The boys’ nerves about school evaporate entirely by the end of day one, and they come home amped and buzzing about their new friends, their awesome teachers, the lunchtime cricket, the daily swimming in the school pool. They embrace the school bus routine enthusiastically and find great satisfaction in farewelling us at the front door of the house at 7.55am and taking themselves off down the grass track to the designated country-road corner, bursting back through the door at 3.05pm.
My own day-one nerves, however, take a little longer to settle. Now that my year of liberty and solitude has finally arrived I have a strong sense of something extraordinarily precious that mustn’t be wasted. The sense of responsibility could be almost paralysing. But I was expecting that, and I know from my year of concurrently writing my Master’s thesis and my rejected Mills & Boon manuscript – 1995 – that ‘wasted’ time and unproductive days are a natural, and probably necessary, part of the rhythm of productivity.
I need structure, however, and I can see that trying to keep all the inevitable errands in ‘town’ – supermarket shopping, doctor’s visits, finding a therapist to help me work through my productivity-anxiety issues – outside school hours will be stressful and unfair on tired boys. So I resolve to spend the mornings writing, at least for now, and the early afternoons running errands and working through the list of life-maintenance tasks that will take a weight off my soul: sorting through three years’ worth of photo archives, corresponding with long-neglected friends overseas. When that list gets small enough I might even allow some reading time or try and teach myself how to use the fancy camera.

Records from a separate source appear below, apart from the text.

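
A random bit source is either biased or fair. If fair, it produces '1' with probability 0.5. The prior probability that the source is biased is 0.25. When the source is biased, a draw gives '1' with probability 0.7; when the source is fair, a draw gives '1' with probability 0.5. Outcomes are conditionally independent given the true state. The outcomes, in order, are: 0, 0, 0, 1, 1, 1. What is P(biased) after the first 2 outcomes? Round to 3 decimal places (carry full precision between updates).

After '0': P(biased) = 0.3·0.2500 / (0.3·0.2500 + 0.5·0.7500) ≈ 0.1667
After '0': P(biased) = 0.3·0.1667 / (0.3·0.1667 + 0.5·0.8333) ≈ 0.1071

0.107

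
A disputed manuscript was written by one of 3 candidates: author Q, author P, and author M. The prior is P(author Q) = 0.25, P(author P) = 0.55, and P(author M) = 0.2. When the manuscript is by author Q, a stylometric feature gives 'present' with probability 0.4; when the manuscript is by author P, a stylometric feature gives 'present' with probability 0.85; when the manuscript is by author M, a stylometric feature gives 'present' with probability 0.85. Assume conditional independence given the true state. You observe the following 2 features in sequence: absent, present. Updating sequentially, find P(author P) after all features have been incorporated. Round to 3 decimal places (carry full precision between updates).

0.451

After 'absent': normaliser = 0.6·0.2500 + 0.15·0.5500 + 0.15·0.2000; P(author Q) ≈ 0.5714, P(author P) ≈ 0.3143, P(author M) ≈ 0.1143
After 'present': normaliser = 0.4·0.5714 + 0.85·0.3143 + 0.85·0.1143; P(author Q) ≈ 0.3855, P(author P) ≈ 0.4506, P(author M) ≈ 0.1639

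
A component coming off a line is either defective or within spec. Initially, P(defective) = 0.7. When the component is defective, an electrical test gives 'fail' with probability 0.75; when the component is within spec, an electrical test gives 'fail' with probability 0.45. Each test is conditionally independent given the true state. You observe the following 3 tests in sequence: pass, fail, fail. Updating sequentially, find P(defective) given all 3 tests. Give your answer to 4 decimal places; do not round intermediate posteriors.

0.7466

After 'pass': P(defective) = 0.25·0.7000 / (0.25·0.7000 + 0.55·0.3000) ≈ 0.5147
After 'fail': P(defective) = 0.75·0.5147 / (0.75·0.5147 + 0.45·0.4853) ≈ 0.6387
After 'fail': P(defective) = 0.75·0.6387 / (0.75·0.6387 + 0.45·0.3613) ≈ 0.7466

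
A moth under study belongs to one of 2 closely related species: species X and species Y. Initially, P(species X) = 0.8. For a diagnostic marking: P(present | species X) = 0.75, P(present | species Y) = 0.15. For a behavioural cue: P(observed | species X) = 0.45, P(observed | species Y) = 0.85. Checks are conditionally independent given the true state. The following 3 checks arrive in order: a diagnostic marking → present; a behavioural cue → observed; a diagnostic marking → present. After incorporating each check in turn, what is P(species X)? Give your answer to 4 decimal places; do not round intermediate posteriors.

Apply Bayes' rule sequentially, carrying P(species X) forward.
After a diagnostic marking='present': P(species X) = 0.75·0.8000 / (0.75·0.8000 + 0.15·0.2000) ≈ 0.9524
After a behavioural cue='observed': P(species X) = 0.45·0.9524 / (0.45·0.9524 + 0.85·0.0476) ≈ 0.9137
After a diagnostic marking='present': P(species X) = 0.75·0.9137 / (0.75·0.9137 + 0.15·0.0863) ≈ 0.9815

0.9815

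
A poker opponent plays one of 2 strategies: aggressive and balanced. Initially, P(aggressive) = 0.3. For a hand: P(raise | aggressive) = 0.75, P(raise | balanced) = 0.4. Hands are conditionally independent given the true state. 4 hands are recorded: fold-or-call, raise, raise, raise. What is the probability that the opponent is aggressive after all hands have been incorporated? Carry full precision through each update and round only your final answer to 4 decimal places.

0.5407

After 'fold-or-call': P(aggressive) = 0.25·0.3000 / (0.25·0.3000 + 0.6·0.7000) ≈ 0.1515
After 'raise': P(aggressive) = 0.75·0.1515 / (0.75·0.1515 + 0.4·0.8485) ≈ 0.2508
After 'raise': P(aggressive) = 0.75·0.2508 / (0.75·0.2508 + 0.4·0.7492) ≈ 0.3857
After 'raise': P(aggressive) = 0.75·0.3857 / (0.75·0.3857 + 0.4·0.6143) ≈ 0.5407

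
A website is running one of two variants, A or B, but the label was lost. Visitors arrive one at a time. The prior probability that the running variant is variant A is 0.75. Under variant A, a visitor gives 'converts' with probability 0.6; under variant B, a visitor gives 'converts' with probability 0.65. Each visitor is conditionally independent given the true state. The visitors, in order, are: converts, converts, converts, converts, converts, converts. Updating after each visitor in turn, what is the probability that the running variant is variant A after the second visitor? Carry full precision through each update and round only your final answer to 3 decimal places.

0.719

After 'converts': P(A) = 0.6·0.7500 / (0.6·0.7500 + 0.65·0.2500) ≈ 0.7347
After 'converts': P(A) = 0.6·0.7347 / (0.6·0.7347 + 0.65·0.2653) ≈ 0.7188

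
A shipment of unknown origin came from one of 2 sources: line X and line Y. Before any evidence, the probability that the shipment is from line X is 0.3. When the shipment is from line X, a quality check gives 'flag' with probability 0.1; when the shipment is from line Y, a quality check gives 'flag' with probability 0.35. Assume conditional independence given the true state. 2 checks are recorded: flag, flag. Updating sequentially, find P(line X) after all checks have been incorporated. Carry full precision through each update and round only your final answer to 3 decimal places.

0.034

After 'flag': P(line X) = 0.1·0.3000 / (0.1·0.3000 + 0.35·0.7000) ≈ 0.1091
After 'flag': P(line X) = 0.1·0.1091 / (0.1·0.1091 + 0.35·0.8909) ≈ 0.0338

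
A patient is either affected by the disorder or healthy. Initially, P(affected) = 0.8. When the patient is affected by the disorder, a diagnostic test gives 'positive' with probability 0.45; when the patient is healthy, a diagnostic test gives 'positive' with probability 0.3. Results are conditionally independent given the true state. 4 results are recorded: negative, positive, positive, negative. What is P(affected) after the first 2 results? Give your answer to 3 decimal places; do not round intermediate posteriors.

Each posterior becomes the prior for the next update.
After 'negative': P(affected) = 0.55·0.8000 / (0.55·0.8000 + 0.7·0.2000) ≈ 0.7586
After 'positive': P(affected) = 0.45·0.7586 / (0.45·0.7586 + 0.3·0.2414) ≈ 0.8250

0.825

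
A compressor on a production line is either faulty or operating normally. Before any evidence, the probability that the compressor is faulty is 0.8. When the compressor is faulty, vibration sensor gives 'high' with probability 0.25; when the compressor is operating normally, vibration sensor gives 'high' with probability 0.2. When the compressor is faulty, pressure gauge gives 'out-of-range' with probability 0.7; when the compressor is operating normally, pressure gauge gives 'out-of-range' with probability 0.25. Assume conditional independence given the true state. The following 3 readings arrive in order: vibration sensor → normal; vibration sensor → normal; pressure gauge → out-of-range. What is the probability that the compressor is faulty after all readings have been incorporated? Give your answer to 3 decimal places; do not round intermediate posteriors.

0.908

After vibration sensor='normal': P(faulty) = 0.75·0.8000 / (0.75·0.8000 + 0.8·0.2000) ≈ 0.7895
After vibration sensor='normal': P(faulty) = 0.75·0.7895 / (0.75·0.7895 + 0.8·0.2105) ≈ 0.7785
After pressure gauge='out-of-range': P(faulty) = 0.7·0.7785 / (0.7·0.7785 + 0.25·0.2215) ≈ 0.9078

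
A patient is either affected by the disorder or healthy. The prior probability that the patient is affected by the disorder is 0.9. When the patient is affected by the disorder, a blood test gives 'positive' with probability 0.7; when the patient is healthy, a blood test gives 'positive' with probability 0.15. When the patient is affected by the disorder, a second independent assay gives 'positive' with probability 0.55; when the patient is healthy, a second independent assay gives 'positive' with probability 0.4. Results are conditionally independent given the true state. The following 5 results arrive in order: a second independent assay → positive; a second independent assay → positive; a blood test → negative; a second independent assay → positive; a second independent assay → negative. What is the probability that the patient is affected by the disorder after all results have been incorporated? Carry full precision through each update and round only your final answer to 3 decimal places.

After a second independent assay='positive': P(affected) = 0.55·0.9000 / (0.55·0.9000 + 0.4·0.1000) ≈ 0.9252
After a second independent assay='positive': P(affected) = 0.55·0.9252 / (0.55·0.9252 + 0.4·0.0748) ≈ 0.9445
After a blood test='negative': P(affected) = 0.3·0.9445 / (0.3·0.9445 + 0.85·0.0555) ≈ 0.8573
After a second independent assay='positive': P(affected) = 0.55·0.8573 / (0.55·0.8573 + 0.4·0.1427) ≈ 0.8920
After a second independent assay='negative': P(affected) = 0.45·0.8920 / (0.45·0.8920 + 0.6·0.1080) ≈ 0.8610

0.861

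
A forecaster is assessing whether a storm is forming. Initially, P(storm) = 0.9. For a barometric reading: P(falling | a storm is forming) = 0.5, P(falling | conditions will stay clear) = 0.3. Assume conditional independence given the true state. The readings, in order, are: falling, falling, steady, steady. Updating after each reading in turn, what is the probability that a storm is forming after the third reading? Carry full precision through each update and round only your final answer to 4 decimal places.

After 'falling': P(storm) = 0.5·0.9000 / (0.5·0.9000 + 0.3·0.1000) ≈ 0.9375
After 'falling': P(storm) = 0.5·0.9375 / (0.5·0.9375 + 0.3·0.0625) ≈ 0.9615
After 'steady': P(storm) = 0.5·0.9615 / (0.5·0.9615 + 0.7·0.0385) ≈ 0.9470

0.9470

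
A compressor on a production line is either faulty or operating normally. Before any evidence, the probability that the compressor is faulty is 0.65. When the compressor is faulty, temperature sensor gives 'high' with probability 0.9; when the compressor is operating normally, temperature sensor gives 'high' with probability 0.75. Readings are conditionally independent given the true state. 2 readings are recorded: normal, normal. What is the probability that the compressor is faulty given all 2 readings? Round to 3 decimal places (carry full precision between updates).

After 'normal': P(faulty) = 0.1·0.6500 / (0.1·0.6500 + 0.25·0.3500) ≈ 0.4262
After 'normal': P(faulty) = 0.1·0.4262 / (0.1·0.4262 + 0.25·0.5738) ≈ 0.2291

0.229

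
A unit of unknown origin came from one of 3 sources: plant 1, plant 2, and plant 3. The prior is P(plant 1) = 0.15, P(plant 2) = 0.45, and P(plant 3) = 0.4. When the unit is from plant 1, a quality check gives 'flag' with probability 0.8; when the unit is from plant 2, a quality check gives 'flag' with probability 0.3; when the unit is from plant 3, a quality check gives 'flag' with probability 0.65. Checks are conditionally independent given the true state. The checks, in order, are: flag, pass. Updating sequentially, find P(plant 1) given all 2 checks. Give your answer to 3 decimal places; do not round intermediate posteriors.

0.115

After 'flag': normaliser = 0.8·0.1500 + 0.3·0.4500 + 0.65·0.4000; P(plant 1) ≈ 0.2330, P(plant 2) ≈ 0.2621, P(plant 3) ≈ 0.5049
After 'pass': normaliser = 0.2·0.2330 + 0.7·0.2621 + 0.35·0.5049; P(plant 1) ≈ 0.1146, P(plant 2) ≈ 0.4511, P(plant 3) ≈ 0.4344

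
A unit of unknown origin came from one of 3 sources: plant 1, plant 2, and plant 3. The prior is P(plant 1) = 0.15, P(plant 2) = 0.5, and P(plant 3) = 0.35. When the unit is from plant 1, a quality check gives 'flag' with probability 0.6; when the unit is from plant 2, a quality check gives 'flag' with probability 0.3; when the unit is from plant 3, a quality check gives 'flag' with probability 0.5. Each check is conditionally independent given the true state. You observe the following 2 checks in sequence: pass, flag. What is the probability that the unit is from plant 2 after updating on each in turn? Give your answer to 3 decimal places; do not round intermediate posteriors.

0.460

After 'pass': normaliser = 0.4·0.1500 + 0.7·0.5000 + 0.5·0.3500; P(plant 1) ≈ 0.1026, P(plant 2) ≈ 0.5983, P(plant 3) ≈ 0.2991
After 'flag': normaliser = 0.6·0.1026 + 0.3·0.5983 + 0.5·0.2991; P(plant 1) ≈ 0.1575, P(plant 2) ≈ 0.4595, P(plant 3) ≈ 0.3829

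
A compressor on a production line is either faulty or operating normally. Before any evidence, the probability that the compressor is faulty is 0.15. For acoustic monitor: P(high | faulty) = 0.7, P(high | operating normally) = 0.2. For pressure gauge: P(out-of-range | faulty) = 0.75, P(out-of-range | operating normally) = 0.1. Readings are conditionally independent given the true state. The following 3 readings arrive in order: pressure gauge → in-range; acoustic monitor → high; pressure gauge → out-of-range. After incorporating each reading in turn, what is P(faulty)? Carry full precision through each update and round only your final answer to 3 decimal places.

0.563

Each posterior becomes the prior for the next update.
After pressure gauge='in-range': P(faulty) = 0.25·0.1500 / (0.25·0.1500 + 0.9·0.8500) ≈ 0.0467
After acoustic monitor='high': P(faulty) = 0.7·0.0467 / (0.7·0.0467 + 0.2·0.9533) ≈ 0.1464
After pressure gauge='out-of-range': P(faulty) = 0.75·0.1464 / (0.75·0.1464 + 0.1·0.8536) ≈ 0.5627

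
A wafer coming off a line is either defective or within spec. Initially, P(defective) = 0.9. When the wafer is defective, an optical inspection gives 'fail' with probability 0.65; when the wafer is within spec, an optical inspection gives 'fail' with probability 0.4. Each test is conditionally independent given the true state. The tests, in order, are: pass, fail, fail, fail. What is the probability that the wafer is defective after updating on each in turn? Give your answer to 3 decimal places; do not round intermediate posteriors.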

But as for the writing, well, where do I start? All these fragments of ideas with no organising principle. I planned to just start putting sentences together, to write up a vignette or two, try and capture a few moments of experience or observation, just to get started, but I can already see they need to be for something. So many little decisions about character, perspective, tense, detail, depth, without someone or something to fill them, those sentences are just empty garments. So I need to start drawing diagrams: some sort of outline to start sticking my bits of mosaic onto.
What I mustn’t do is spend all day writing about starting to write…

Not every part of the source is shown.